With China importing less chicken, poultry exporting countries like Brazil and the United States will be looking for new markets, according to the food and agribusiness bank Rabobank.
Reporting on Rabobank’s latest animal protein report, the Poultry Site says China and Japan are exceptions to a relatively strong global environment in which growth was driven by strong local market conditions rather than trade.
The global poultry trade dropped by 5% year on year in the first quarter of 2024, with a 40% reduction in Chinese imports a notable cause.
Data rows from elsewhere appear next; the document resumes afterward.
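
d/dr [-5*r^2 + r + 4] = 1 - 10*r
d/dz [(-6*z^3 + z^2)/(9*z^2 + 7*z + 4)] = z*(-54*z^3 - 84*z^2 - 65*z + 8)/(81*z^4 + 126*z^3 + 121*z^2 + 56*z + 16)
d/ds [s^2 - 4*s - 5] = 2*s - 4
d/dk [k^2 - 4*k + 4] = 2*k - 4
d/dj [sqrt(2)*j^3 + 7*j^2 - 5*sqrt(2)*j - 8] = 3*sqrt(2)*j^2 + 14*j - 5*sqrt(2)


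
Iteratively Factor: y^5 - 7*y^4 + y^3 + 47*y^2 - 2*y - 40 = (y - 4)*(y^4 - 3*y^3 - 11*y^2 + 3*y + 10) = (y - 4)*(y + 1)*(y^3 - 4*y^2 - 7*y + 10) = (y - 4)*(y - 1)*(y + 1)*(y^2 - 3*y - 10) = (y - 4)*(y - 1)*(y + 1)*(y + 2)*(y - 5)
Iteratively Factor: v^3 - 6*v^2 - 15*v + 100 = (v - 5)*(v^2 - v - 20) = (v - 5)^2*(v + 4)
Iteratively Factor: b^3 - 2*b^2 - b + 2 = (b - 1)*(b^2 - b - 2) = (b - 1)*(b + 1)*(b - 2)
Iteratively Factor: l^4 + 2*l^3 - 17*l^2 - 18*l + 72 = (l + 3)*(l^3 - l^2 - 14*l + 24) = (l - 3)*(l + 3)*(l^2 + 2*l - 8) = (l - 3)*(l - 2)*(l + 3)*(l + 4)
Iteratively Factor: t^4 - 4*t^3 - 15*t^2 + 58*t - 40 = (t - 1)*(t^3 - 3*t^2 - 18*t + 40) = (t - 1)*(t + 4)*(t^2 - 7*t + 10) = (t - 2)*(t - 1)*(t + 4)*(t - 5)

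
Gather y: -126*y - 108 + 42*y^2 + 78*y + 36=42*y^2 - 48*y - 72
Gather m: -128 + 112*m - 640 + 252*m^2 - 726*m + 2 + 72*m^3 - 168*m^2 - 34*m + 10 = 72*m^3 + 84*m^2 - 648*m - 756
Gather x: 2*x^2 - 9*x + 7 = 2*x^2 - 9*x + 7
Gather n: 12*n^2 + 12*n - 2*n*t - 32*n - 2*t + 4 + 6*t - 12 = 12*n^2 + n*(-2*t - 20) + 4*t - 8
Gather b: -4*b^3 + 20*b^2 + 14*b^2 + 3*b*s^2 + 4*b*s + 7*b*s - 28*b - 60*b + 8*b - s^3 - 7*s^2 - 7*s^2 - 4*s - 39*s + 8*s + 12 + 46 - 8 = -4*b^3 + 34*b^2 + b*(3*s^2 + 11*s - 80) - s^3 - 14*s^2 - 35*s + 50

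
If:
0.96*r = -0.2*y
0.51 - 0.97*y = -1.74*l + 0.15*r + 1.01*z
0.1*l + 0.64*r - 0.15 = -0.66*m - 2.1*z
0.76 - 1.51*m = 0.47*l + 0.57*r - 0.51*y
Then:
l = -12.4208431273313*z - 1.65194792779621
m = -6.16821308740557*z - 0.0312517572962942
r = 5.02047648503252*z + 0.524720238429961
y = -24.0982871281561*z - 2.51865714446381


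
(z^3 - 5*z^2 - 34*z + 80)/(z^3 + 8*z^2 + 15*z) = (z^2 - 10*z + 16)/(z*(z + 3))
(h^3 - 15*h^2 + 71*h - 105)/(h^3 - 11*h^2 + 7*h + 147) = (h^2 - 8*h + 15)/(h^2 - 4*h - 21)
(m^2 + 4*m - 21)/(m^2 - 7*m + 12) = (m + 7)/(m - 4)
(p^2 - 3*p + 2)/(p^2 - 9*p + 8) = (p - 2)/(p - 8)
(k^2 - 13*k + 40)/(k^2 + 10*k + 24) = (k^2 - 13*k + 40)/(k^2 + 10*k + 24)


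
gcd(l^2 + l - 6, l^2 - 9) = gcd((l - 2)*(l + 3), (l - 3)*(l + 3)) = l + 3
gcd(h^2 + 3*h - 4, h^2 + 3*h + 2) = 1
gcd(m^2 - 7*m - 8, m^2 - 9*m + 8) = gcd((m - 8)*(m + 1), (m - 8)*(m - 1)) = m - 8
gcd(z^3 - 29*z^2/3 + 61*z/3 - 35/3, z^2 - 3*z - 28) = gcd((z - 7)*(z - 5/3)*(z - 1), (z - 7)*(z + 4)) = z - 7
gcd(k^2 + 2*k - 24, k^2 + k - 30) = k + 6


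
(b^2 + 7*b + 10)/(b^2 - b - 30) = (b + 2)/(b - 6)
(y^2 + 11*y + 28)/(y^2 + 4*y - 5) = (y^2 + 11*y + 28)/(y^2 + 4*y - 5)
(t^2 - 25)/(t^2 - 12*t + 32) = (t^2 - 25)/(t^2 - 12*t + 32)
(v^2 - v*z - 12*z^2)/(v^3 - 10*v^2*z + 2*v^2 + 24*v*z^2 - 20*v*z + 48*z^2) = (-v - 3*z)/(-v^2 + 6*v*z - 2*v + 12*z)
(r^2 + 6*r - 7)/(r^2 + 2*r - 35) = (r - 1)/(r - 5)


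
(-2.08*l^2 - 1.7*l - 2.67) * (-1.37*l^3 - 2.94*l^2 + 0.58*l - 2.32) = 2.8496*l^5 + 8.4442*l^4 + 7.4495*l^3 + 11.6894*l^2 + 2.3954*l + 6.1944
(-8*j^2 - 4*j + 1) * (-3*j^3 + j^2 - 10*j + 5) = 24*j^5 + 4*j^4 + 73*j^3 + j^2 - 30*j + 5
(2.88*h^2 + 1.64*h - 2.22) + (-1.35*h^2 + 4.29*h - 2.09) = 1.53*h^2 + 5.93*h - 4.31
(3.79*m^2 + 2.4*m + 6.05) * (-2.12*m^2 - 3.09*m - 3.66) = -8.0348*m^4 - 16.7991*m^3 - 34.1134*m^2 - 27.4785*m - 22.143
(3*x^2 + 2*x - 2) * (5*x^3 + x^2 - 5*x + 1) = 15*x^5 + 13*x^4 - 23*x^3 - 9*x^2 + 12*x - 2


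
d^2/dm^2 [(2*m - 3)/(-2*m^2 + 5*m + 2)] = 2*((2*m - 3)*(4*m - 5)^2 + 4*(3*m - 4)*(-2*m^2 + 5*m + 2))/(-2*m^2 + 5*m + 2)^3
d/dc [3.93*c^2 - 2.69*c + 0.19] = 7.86*c - 2.69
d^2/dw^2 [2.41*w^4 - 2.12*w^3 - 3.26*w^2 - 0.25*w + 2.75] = 28.92*w^2 - 12.72*w - 6.52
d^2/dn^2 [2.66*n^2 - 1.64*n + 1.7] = 5.32000000000000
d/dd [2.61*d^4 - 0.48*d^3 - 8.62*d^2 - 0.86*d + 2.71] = 10.44*d^3 - 1.44*d^2 - 17.24*d - 0.86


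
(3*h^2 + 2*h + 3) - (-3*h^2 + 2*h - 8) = 6*h^2 + 11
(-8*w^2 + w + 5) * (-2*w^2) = 16*w^4 - 2*w^3 - 10*w^2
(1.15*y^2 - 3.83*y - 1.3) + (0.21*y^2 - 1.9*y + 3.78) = 1.36*y^2 - 5.73*y + 2.48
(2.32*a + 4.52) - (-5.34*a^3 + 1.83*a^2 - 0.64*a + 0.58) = 5.34*a^3 - 1.83*a^2 + 2.96*a + 3.94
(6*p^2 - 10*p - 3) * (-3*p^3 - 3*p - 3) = -18*p^5 + 30*p^4 - 9*p^3 + 12*p^2 + 39*p + 9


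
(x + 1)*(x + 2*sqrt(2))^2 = x^3 + x^2 + 4*sqrt(2)*x^2 + 4*sqrt(2)*x + 8*x + 8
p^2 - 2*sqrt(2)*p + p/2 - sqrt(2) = (p + 1/2)*(p - 2*sqrt(2))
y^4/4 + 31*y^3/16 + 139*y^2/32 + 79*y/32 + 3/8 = (y/4 + 1)*(y + 1/4)*(y + 1/2)*(y + 3)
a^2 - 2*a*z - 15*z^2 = (a - 5*z)*(a + 3*z)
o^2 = o^2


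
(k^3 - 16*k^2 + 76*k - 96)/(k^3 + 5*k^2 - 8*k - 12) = (k^2 - 14*k + 48)/(k^2 + 7*k + 6)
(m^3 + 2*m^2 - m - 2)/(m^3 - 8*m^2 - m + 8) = (m + 2)/(m - 8)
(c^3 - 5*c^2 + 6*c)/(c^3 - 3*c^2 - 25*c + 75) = c*(c - 2)/(c^2 - 25)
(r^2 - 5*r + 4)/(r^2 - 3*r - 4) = (r - 1)/(r + 1)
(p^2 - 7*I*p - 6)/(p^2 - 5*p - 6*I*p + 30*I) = (p - I)/(p - 5)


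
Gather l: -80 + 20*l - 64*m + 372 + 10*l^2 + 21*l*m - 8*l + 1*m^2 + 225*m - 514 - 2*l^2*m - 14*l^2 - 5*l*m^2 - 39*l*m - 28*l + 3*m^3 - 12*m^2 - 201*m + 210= l^2*(-2*m - 4) + l*(-5*m^2 - 18*m - 16) + 3*m^3 - 11*m^2 - 40*m - 12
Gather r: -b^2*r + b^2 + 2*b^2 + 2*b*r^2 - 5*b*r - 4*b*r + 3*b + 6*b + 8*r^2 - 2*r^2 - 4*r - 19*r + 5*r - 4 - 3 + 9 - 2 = 3*b^2 + 9*b + r^2*(2*b + 6) + r*(-b^2 - 9*b - 18)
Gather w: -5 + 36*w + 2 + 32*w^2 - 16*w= 32*w^2 + 20*w - 3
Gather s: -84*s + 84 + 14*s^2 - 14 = 14*s^2 - 84*s + 70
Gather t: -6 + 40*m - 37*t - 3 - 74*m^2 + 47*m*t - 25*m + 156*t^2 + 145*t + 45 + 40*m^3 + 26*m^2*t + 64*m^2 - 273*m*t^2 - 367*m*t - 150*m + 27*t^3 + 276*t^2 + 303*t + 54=40*m^3 - 10*m^2 - 135*m + 27*t^3 + t^2*(432 - 273*m) + t*(26*m^2 - 320*m + 411) + 90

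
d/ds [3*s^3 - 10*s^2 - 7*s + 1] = 9*s^2 - 20*s - 7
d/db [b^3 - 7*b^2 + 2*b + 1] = 3*b^2 - 14*b + 2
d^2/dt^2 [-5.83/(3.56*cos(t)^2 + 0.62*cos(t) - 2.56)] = (295.548352*(1 - cos(t)^2)^2 + 38.603928*cos(t)^3 + 362.54438*cos(t)^2 - 67.95448*cos(t) - 406.295032)/(3.56*cos(t)^2 + 0.62*cos(t) - 2.56)^3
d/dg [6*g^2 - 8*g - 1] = 12*g - 8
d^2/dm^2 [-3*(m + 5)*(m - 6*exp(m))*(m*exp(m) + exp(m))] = 3*(-m^3 + 24*m^2*exp(m) - 12*m^2 + 192*m*exp(m) - 35*m + 276*exp(m) - 22)*exp(m)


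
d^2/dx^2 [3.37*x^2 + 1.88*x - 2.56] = 6.74000000000000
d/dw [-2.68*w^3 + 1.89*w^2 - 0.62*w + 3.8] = -8.04*w^2 + 3.78*w - 0.62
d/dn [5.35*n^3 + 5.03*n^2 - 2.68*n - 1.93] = 16.05*n^2 + 10.06*n - 2.68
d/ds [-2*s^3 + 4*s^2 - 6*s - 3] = -6*s^2 + 8*s - 6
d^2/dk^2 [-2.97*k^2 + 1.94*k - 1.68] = -5.94000000000000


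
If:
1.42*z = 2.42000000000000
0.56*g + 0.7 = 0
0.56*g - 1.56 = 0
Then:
No Solution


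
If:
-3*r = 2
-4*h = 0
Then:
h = 0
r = -2/3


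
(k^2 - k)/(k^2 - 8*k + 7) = k/(k - 7)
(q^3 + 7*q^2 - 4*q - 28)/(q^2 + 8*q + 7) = (q^2 - 4)/(q + 1)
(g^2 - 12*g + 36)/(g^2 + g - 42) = (g - 6)/(g + 7)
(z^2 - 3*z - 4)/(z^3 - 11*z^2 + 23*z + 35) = (z - 4)/(z^2 - 12*z + 35)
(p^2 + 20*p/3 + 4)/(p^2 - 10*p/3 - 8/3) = (p + 6)/(p - 4)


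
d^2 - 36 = (d - 6)*(d + 6)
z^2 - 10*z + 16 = (z - 8)*(z - 2)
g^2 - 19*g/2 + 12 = (g - 8)*(g - 3/2)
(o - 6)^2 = o^2 - 12*o + 36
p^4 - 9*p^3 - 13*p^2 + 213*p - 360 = (p - 8)*(p - 3)^2*(p + 5)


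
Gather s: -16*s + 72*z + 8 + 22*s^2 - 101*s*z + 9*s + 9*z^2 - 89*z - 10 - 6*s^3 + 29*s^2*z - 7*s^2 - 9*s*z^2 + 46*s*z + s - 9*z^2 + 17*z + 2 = -6*s^3 + s^2*(29*z + 15) + s*(-9*z^2 - 55*z - 6)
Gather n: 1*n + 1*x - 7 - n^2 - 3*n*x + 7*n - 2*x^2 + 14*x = -n^2 + n*(8 - 3*x) - 2*x^2 + 15*x - 7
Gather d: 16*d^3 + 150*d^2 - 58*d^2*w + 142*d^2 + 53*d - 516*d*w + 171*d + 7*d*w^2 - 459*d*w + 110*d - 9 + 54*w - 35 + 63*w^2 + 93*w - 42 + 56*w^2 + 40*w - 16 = 16*d^3 + d^2*(292 - 58*w) + d*(7*w^2 - 975*w + 334) + 119*w^2 + 187*w - 102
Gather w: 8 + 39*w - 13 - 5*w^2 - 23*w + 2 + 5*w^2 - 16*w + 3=0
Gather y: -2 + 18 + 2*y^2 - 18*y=2*y^2 - 18*y + 16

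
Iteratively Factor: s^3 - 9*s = (s - 3)*(s^2 + 3*s) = (s - 3)*(s + 3)*(s)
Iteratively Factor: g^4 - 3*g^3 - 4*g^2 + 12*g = (g)*(g^3 - 3*g^2 - 4*g + 12) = g*(g + 2)*(g^2 - 5*g + 6) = g*(g - 2)*(g + 2)*(g - 3)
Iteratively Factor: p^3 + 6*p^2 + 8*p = (p)*(p^2 + 6*p + 8) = p*(p + 4)*(p + 2)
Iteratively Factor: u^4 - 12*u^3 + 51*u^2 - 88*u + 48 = (u - 3)*(u^3 - 9*u^2 + 24*u - 16) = (u - 3)*(u - 1)*(u^2 - 8*u + 16) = (u - 4)*(u - 3)*(u - 1)*(u - 4)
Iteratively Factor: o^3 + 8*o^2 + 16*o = (o + 4)*(o^2 + 4*o) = (o + 4)^2*(o)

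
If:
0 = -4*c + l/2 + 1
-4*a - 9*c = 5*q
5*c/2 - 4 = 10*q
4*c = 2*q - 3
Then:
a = 919/280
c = -38/35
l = -374/35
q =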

Nan-Dirk Mulder, Rabobank’s senior analyst for animal protein, said key exporters to China – Brazil, and US and Russia – had all felt this decline.
“We expect that these countries will seek alternative markets to offset the impact of reduced Chinese trade, particularly affecting chicken feet and leg markets.”
Another producer country that would be seeking alternative markets was Ukraine, Mulder said, because of a new European Union import quota on chicken from Ukraine.
The report does not speculate which “alternative markets” might be targeted, but South Africa is likely to be on the list.
Rabobank said that the outlook for global poultry markets is improving, driven by accelerated growth in poultry meat consumption and disciplined supply growth in many markets. Chicken remains a competitively priced protein option compared to pork and beef. Feed prices have risen slightly after two years of decline.
“After four years of highly disruptive conditions, global poultry markets are moving toward more ‘normal’ market conditions,” the report said.